Who would you choose in such a scenario — a candidate who allegedly knows answers to all kinds of questions and has the ‘I know everything’ attitude? Or a candidate who might not know everything, admits ignorance in certain areas but has the tenacity to work through vague ambiguous problems as if they were a piece of art?

The answer might depend on the context, but I believe we as Product Managers need to admit ignorance everyday in order to:

  • learn new things, concepts and expand horizons
  • Understand and accept different perspectives
  • Go forthwith and explore uncharted territories and markets
  • Bring the team together in order to harness their collective intelligence

The moment we become complacent in our areas of expertise, there would be the 15th century Europeans of Product Management who would take the first opportunity to explore new painkillers and vitamins in the technological space. There would be those who would want to learn an upcoming industry trend and apply it within their current company or better still open a new venture with some other upstarts.

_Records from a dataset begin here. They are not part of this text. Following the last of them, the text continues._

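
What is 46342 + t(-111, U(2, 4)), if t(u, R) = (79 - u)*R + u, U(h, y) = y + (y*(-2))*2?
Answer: 43951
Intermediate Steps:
U(h, y) = -3*y (U(h, y) = y - 2*y*2 = y - 4*y = -3*y)
t(u, R) = u + R*(79 - u) (t(u, R) = R*(79 - u) + u = u + R*(79 - u))
46342 + t(-111, U(2, 4)) = 46342 + (-111 + 79*(-3*4) - 1*(-3*4)*(-111)) = 46342 + (-111 + 79*(-12) - 1*(-12)*(-111)) = 46342 + (-111 - 948 - 1332) = 46342 - 2391 = 43951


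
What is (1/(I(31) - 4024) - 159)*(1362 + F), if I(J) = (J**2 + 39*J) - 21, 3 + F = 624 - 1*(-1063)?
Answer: -908091796/1875 ≈ -4.8432e+5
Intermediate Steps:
F = 1684 (F = -3 + (624 - 1*(-1063)) = -3 + (624 + 1063) = -3 + 1687 = 1684)
I(J) = -21 + J**2 + 39*J
(1/(I(31) - 4024) - 159)*(1362 + F) = (1/((-21 + 31**2 + 39*31) - 4024) - 159)*(1362 + 1684) = (1/((-21 + 961 + 1209) - 4024) - 159)*3046 = (1/(2149 - 4024) - 159)*3046 = (1/(-1875) - 159)*3046 = (-1/1875 - 159)*3046 = -298126/1875*3046 = -908091796/1875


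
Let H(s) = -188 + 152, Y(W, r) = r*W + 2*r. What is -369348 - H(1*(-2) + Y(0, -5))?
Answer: -369312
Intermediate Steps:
Y(W, r) = 2*r + W*r (Y(W, r) = W*r + 2*r = 2*r + W*r)
H(s) = -36
-369348 - H(1*(-2) + Y(0, -5)) = -369348 - 1*(-36) = -369348 + 36 = -369312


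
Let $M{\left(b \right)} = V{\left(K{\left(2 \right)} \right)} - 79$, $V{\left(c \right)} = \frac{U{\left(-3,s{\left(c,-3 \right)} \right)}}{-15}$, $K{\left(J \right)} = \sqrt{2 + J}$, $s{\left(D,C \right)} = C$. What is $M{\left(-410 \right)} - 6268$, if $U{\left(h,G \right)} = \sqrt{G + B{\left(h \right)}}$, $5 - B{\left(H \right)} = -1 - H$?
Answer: $-6347$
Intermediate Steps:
$B{\left(H \right)} = 6 + H$ ($B{\left(H \right)} = 5 - \left(-1 - H\right) = 5 + \left(1 + H\right) = 6 + H$)
$U{\left(h,G \right)} = \sqrt{6 + G + h}$ ($U{\left(h,G \right)} = \sqrt{G + \left(6 + h\right)} = \sqrt{6 + G + h}$)
$V{\left(c \right)} = 0$ ($V{\left(c \right)} = \frac{\sqrt{6 - 3 - 3}}{-15} = \sqrt{0} \left(- \frac{1}{15}\right) = 0 \left(- \frac{1}{15}\right) = 0$)
$M{\left(b \right)} = -79$ ($M{\left(b \right)} = 0 - 79 = -79$)
$M{\left(-410 \right)} - 6268 = -79 - 6268 = -6347$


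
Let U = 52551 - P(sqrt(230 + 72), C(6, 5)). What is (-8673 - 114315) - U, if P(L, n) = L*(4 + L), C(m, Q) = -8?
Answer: -175237 + 4*sqrt(302) ≈ -1.7517e+5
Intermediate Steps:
U = 52551 - sqrt(302)*(4 + sqrt(302)) (U = 52551 - sqrt(230 + 72)*(4 + sqrt(230 + 72)) = 52551 - sqrt(302)*(4 + sqrt(302)) ≈ 52180.)
(-8673 - 114315) - U = (-8673 - 114315) - (52249 - 4*sqrt(302)) = -122988 + (-52249 + 4*sqrt(302)) = -175237 + 4*sqrt(302)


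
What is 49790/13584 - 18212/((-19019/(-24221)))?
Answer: -2995565012779/129177048 ≈ -23190.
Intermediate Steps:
49790/13584 - 18212/((-19019/(-24221))) = 49790*(1/13584) - 18212/((-19019*(-1/24221))) = 24895/6792 - 18212/19019/24221 = 24895/6792 - 18212*24221/19019 = 24895/6792 - 441112852/19019 = -2995565012779/129177048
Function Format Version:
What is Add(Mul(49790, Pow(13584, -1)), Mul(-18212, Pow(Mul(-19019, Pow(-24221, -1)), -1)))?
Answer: Rational(-2995565012779, 129177048) ≈ -23190.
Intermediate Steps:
Add(Mul(49790, Pow(13584, -1)), Mul(-18212, Pow(Mul(-19019, Pow(-24221, -1)), -1))) = Add(Mul(49790, Rational(1, 13584)), Mul(-18212, Pow(Mul(-19019, Rational(-1, 24221)), -1))) = Add(Rational(24895, 6792), Mul(-18212, Pow(Rational(19019, 24221), -1))) = Add(Rational(24895, 6792), Mul(-18212, Rational(24221, 19019))) = Add(Rational(24895, 6792), Rational(-441112852, 19019)) = Rational(-2995565012779, 129177048)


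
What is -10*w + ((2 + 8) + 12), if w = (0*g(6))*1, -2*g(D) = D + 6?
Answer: 22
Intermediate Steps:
g(D) = -3 - D/2 (g(D) = -(D + 6)/2 = -(6 + D)/2 = -3 - D/2)
w = 0 (w = (0*(-3 - 1/2*6))*1 = (0*(-3 - 3))*1 = (0*(-6))*1 = 0*1 = 0)
-10*w + ((2 + 8) + 12) = -10*0 + ((2 + 8) + 12) = 0 + (10 + 12) = 0 + 22 = 22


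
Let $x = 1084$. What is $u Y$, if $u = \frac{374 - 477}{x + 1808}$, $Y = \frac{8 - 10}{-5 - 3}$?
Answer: $- \frac{103}{11568} \approx -0.0089039$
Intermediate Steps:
$Y = \frac{1}{4}$ ($Y = - \frac{2}{-8} = \left(-2\right) \left(- \frac{1}{8}\right) = \frac{1}{4} \approx 0.25$)
$u = - \frac{103}{2892}$ ($u = \frac{374 - 477}{1084 + 1808} = - \frac{103}{2892} \approx -0.035616$)
$u Y = \left(- \frac{103}{2892}\right) \frac{1}{4} = - \frac{103}{11568}$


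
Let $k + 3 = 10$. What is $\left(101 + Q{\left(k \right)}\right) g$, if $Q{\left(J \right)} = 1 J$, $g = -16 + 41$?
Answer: $2700$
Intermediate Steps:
$k = 7$ ($k = -3 + 10 = 7$)
$g = 25$
$Q{\left(J \right)} = J$
$\left(101 + Q{\left(k \right)}\right) g = \left(101 + 7\right) 25 = 108 \cdot 25 = 2700$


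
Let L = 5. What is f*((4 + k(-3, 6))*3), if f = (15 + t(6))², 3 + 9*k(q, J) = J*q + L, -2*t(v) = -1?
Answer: 4805/3 ≈ 1601.7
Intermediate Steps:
t(v) = ½ (t(v) = -½*(-1) = ½)
k(q, J) = 2/9 + J*q/9 (k(q, J) = -⅓ + (J*q + 5)/9 = -⅓ + (5 + J*q)/9 = -⅓ + (5/9 + J*q/9) = 2/9 + J*q/9)
f = 961/4 (f = (15 + ½)² = (31/2)² = 961/4 ≈ 240.25)
f*((4 + k(-3, 6))*3) = 961*((4 + (2/9 + (⅑)*6*(-3)))*3)/4 = 961*((4 + (2/9 - 2))*3)/4 = 961*((4 - 16/9)*3)/4 = 961*((20/9)*3)/4 = (961/4)*(20/3) = 4805/3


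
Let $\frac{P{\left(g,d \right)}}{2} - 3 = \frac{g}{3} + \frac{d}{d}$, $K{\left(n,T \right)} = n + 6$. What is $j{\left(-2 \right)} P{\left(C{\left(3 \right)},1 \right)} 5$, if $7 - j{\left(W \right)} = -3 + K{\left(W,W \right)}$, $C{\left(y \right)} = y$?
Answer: $300$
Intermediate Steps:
$K{\left(n,T \right)} = 6 + n$
$j{\left(W \right)} = 4 - W$ ($j{\left(W \right)} = 7 - \left(-3 + \left(6 + W\right)\right) = 7 - \left(3 + W\right) = 4 - W$)
$P{\left(g,d \right)} = 8 + \frac{2 g}{3}$ ($P{\left(g,d \right)} = 6 + 2 \left(\frac{g}{3} + \frac{d}{d}\right) = 6 + 2 \left(g \frac{1}{3} + 1\right) = 6 + 2 \left(\frac{g}{3} + 1\right) = 6 + 2 \left(1 + \frac{g}{3}\right) = 6 + \left(2 + \frac{2 g}{3}\right) = 8 + \frac{2 g}{3}$)
$j{\left(-2 \right)} P{\left(C{\left(3 \right)},1 \right)} 5 = \left(4 - -2\right) \left(8 + \frac{2}{3} \cdot 3\right) 5 = \left(4 + 2\right) \left(8 + 2\right) 5 = 6 \cdot 10 \cdot 5 = 60 \cdot 5 = 300$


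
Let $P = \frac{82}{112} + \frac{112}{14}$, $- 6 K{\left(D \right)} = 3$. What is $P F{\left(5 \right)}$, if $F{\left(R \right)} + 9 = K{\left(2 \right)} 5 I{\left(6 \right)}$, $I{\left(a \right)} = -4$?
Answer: $\frac{489}{56} \approx 8.7321$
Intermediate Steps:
$K{\left(D \right)} = - \frac{1}{2}$ ($K{\left(D \right)} = \left(- \frac{1}{6}\right) 3 = - \frac{1}{2}$)
$P = \frac{489}{56}$ ($P = 82 \cdot \frac{1}{112} + 112 \cdot \frac{1}{14} = \frac{41}{56} + 8 = \frac{489}{56} \approx 8.7321$)
$F{\left(R \right)} = 1$ ($F{\left(R \right)} = -9 + \left(- \frac{1}{2}\right) 5 \left(-4\right) = -9 - -10 = -9 + 10 = 1$)
$P F{\left(5 \right)} = \frac{489}{56} \cdot 1 = \frac{489}{56}$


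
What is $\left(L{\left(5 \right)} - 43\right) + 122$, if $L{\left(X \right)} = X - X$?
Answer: $79$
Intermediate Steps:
$L{\left(X \right)} = 0$
$\left(L{\left(5 \right)} - 43\right) + 122 = \left(0 - 43\right) + 122 = -43 + 122 = 79$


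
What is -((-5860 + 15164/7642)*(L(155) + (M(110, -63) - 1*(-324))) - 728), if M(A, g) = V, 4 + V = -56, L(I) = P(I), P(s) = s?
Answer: 9381458970/3821 ≈ 2.4552e+6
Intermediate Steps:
L(I) = I
V = -60 (V = -4 - 56 = -60)
M(A, g) = -60
-((-5860 + 15164/7642)*(L(155) + (M(110, -63) - 1*(-324))) - 728) = -((-5860 + 15164/7642)*(155 + (-60 - 1*(-324))) - 728) = -((-5860 + 15164*(1/7642))*(155 + (-60 + 324)) - 728) = -((-5860 + 7582/3821)*(155 + 264) - 728) = -(-22383478/3821*419 - 728) = -(-9378677282/3821 - 728) = -1*(-9381458970/3821) = 9381458970/3821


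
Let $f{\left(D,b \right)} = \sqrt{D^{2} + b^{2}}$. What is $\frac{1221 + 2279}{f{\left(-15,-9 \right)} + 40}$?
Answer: $\frac{70000}{647} - \frac{5250 \sqrt{34}}{647} \approx 60.877$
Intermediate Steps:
$\frac{1221 + 2279}{f{\left(-15,-9 \right)} + 40} = \frac{1221 + 2279}{\sqrt{\left(-15\right)^{2} + \left(-9\right)^{2}} + 40} = \frac{3500}{\sqrt{225 + 81} + 40} = \frac{3500}{\sqrt{306} + 40} = \frac{3500}{3 \sqrt{34} + 40} = \frac{3500}{40 + 3 \sqrt{34}}$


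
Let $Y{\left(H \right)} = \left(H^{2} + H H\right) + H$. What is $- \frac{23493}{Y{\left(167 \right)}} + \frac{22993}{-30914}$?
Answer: $- \frac{2012605987}{1729483730} \approx -1.1637$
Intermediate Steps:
$Y{\left(H \right)} = H + 2 H^{2}$ ($Y{\left(H \right)} = \left(H^{2} + H^{2}\right) + H = 2 H^{2} + H = H + 2 H^{2}$)
$- \frac{23493}{Y{\left(167 \right)}} + \frac{22993}{-30914} = - \frac{23493}{167 \left(1 + 2 \cdot 167\right)} + \frac{22993}{-30914} = - \frac{23493}{167 \left(1 + 334\right)} + 22993 \left(- \frac{1}{30914}\right) = - \frac{23493}{167 \cdot 335} - \frac{22993}{30914} = - \frac{23493}{55945} - \frac{22993}{30914} = - \frac{2012605987}{1729483730}$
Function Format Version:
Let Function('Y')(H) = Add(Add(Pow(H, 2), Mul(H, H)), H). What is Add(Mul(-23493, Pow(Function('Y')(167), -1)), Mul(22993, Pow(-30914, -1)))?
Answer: Rational(-2012605987, 1729483730) ≈ -1.1637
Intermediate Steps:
Function('Y')(H) = Add(H, Mul(2, Pow(H, 2))) (Function('Y')(H) = Add(Add(Pow(H, 2), Pow(H, 2)), H) = Add(Mul(2, Pow(H, 2)), H) = Add(H, Mul(2, Pow(H, 2))))
Add(Mul(-23493, Pow(Function('Y')(167), -1)), Mul(22993, Pow(-30914, -1))) = Add(Mul(-23493, Pow(Mul(167, Add(1, Mul(2, 167))), -1)), Mul(22993, Pow(-30914, -1))) = Add(Mul(-23493, Pow(Mul(167, Add(1, 334)), -1)), Mul(22993, Rational(-1, 30914))) = Add(Mul(-23493, Pow(Mul(167, 335), -1)), Rational(-22993, 30914)) = Add(Mul(-23493, Pow(55945, -1)), Rational(-22993, 30914)) = Add(Mul(-23493, Rational(1, 55945)), Rational(-22993, 30914)) = Add(Rational(-23493, 55945), Rational(-22993, 30914)) = Rational(-2012605987, 1729483730)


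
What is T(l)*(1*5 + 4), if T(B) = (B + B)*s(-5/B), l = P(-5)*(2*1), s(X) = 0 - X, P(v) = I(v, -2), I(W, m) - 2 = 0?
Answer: 90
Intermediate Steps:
I(W, m) = 2 (I(W, m) = 2 + 0 = 2)
P(v) = 2
s(X) = -X
l = 4 (l = 2*(2*1) = 2*2 = 4)
T(B) = 10 (T(B) = (B + B)*(-(-5)/B) = (2*B)*(5/B) = 10)
T(l)*(1*5 + 4) = 10*(1*5 + 4) = 10*(5 + 4) = 10*9 = 90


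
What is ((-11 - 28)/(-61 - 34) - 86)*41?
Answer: -333371/95 ≈ -3509.2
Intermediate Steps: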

Product Management is not a zero-sum game. The pie doesn’t remain static with the same diameter throughout. The diameter of the pie increases as you explore more, find new use-cases, find innovative solutions to old jobs-to-be-done, target new markets and apply trends from obscure industries to your domain.

And hence by admitting ignorance, we as Product Managers can conquer new turfs as the Europeans did in the 15th and 16th century. Those who thought they knew everything or were never interested in learning got relegated to the sidelines for the next many centuries and are just recovering from their ancestors’ mistakes.

Are you with me? Does drawing empty maps lead to psychological and ideological breakthroughs?